Keyur Rakhojia said he learnt entrepreneurship from Arya and Sudhanshu Rai, faculty at Copenhagen Business School, who imparted the true meaning of engineering – to look for real world problems afflicting Indian society and finding solutions.
Rakhojia along with his team from DDU, Nadiad (Gujarat) in 2015 won the first position to build an autonomous robot to deliver pizzas – the “beginning of his start-up journey”.
His first three start-ups to provide robotic solutions, however, failed. “But I had learnt how to develop a business during my summer internship. There are many problems to be solved, and India is an opportunistic market,” said Rakhojia. “Access to energy and clean energy is the real problem right now.”
The 25-year-old registered his first company in 2017 and now runs five businesses in the area of solar energy and electric vehicles. He holds an Indian patent for developing a structural design that harvests more energy from solar projects.
“Being in IIT-Bombay for the internship was a different experience. We had access to high-speed internet, labs were open 24×7 for us, and even the canteen food was good. In my college, we could not even find basic components,” said Rakhojia.
Chirag Shah, 27, echoes Rakhojia’s sentiments. As a final year student of electronics and telecommunications at the KJ Somaiya College of Engineering, Vidyavihar, Shah and his team won the summer internship at IIT-Bombay in 2018 for their work on autonomous water surveillance rover to monitor various parameters such as temperature, turbidity and Ph levels in lake water.

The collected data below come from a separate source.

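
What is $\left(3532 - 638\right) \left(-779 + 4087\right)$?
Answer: $9573352$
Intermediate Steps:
$\left(3532 - 638\right) \left(-779 + 4087\right) = 2894 \cdot 3308 = 9573352$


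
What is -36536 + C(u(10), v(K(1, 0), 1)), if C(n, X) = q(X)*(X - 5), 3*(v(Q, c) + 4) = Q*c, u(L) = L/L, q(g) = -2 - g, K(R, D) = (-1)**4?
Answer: -328954/9 ≈ -36550.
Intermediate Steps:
K(R, D) = 1
u(L) = 1
v(Q, c) = -4 + Q*c/3 (v(Q, c) = -4 + (Q*c)/3 = -4 + Q*c/3)
C(n, X) = (-5 + X)*(-2 - X) (C(n, X) = (-2 - X)*(X - 5) = (-2 - X)*(-5 + X) = (-5 + X)*(-2 - X))
-36536 + C(u(10), v(K(1, 0), 1)) = -36536 - (-5 + (-4 + (1/3)*1*1))*(2 + (-4 + (1/3)*1*1)) = -36536 - (-5 + (-4 + 1/3))*(2 + (-4 + 1/3)) = -36536 - (-5 - 11/3)*(2 - 11/3) = -36536 - 1*(-26/3)*(-5/3) = -36536 - 130/9 = -328954/9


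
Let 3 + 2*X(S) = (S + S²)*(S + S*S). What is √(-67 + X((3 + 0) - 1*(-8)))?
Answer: √34574/2 ≈ 92.970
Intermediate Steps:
X(S) = -3/2 + (S + S²)²/2 (X(S) = -3/2 + ((S + S²)*(S + S*S))/2 = -3/2 + ((S + S²)*(S + S²))/2 = -3/2 + (S + S²)²/2)
√(-67 + X((3 + 0) - 1*(-8))) = √(-67 + (-3/2 + ((3 + 0) - 1*(-8))²*(1 + ((3 + 0) - 1*(-8)))²/2)) = √(-67 + (-3/2 + (3 + 8)²*(1 + (3 + 8))²/2)) = √(-67 + (-3/2 + (½)*11²*(1 + 11)²)) = √(-67 + (-3/2 + (½)*121*12²)) = √(-67 + (-3/2 + (½)*121*144)) = √(-67 + (-3/2 + 8712)) = √(-67 + 17421/2) = √(17287/2) = √34574/2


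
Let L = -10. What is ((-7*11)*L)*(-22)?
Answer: -16940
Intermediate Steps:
((-7*11)*L)*(-22) = (-7*11*(-10))*(-22) = -77*(-10)*(-22) = 770*(-22) = -16940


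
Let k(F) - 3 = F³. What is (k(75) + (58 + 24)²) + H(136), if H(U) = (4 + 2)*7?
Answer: 428644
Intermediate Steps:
H(U) = 42 (H(U) = 6*7 = 42)
k(F) = 3 + F³
(k(75) + (58 + 24)²) + H(136) = ((3 + 75³) + (58 + 24)²) + 42 = ((3 + 421875) + 82²) + 42 = (421878 + 6724) + 42 = 428602 + 42 = 428644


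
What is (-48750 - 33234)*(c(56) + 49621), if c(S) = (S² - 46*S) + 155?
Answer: -4126746624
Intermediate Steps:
c(S) = 155 + S² - 46*S
(-48750 - 33234)*(c(56) + 49621) = (-48750 - 33234)*((155 + 56² - 46*56) + 49621) = -81984*((155 + 3136 - 2576) + 49621) = -81984*(715 + 49621) = -81984*50336 = -4126746624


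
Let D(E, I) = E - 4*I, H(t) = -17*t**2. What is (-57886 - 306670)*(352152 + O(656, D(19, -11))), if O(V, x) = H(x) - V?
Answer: -103542288788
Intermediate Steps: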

“It’s tough to get feedback from teachers and peers in college. At the internship, listening to industry leaders, sessions on start-ups and meeting few entrepreneurs opened our minds,” said Shah who along with his college mate started working on a robotic solution for physiotherapy. In 2020, they incorporated Rymo Technologies Private Limited – India’s first virtual rehabilitation robot, and received an Indian patent for the product. The robot, dubbed as Mobi-L helps patients recover from stroke, spinal chord injuries, bone fractures and post-surgery recovery. “e-Yantra opened our eyes to something different. Professor Arya’s focus is to create entrepreneurs — to be employers instead of employable,” said Shah.
Stating that it tough to raise funds from angel investors or VC firms for a hardware technology company in India, Wodeyar said, “In the start-up world, at some point you lose interest or find it very difficult to believe in yourself. One is trying to raise funds, make the product work and also get customers. Everything is one man’s job. Arya and other mentors pushed me, gave incentives and invited me for talks where I shared my experience. This gave me the reassurance that I am doing the right thing, and making a difference in society.”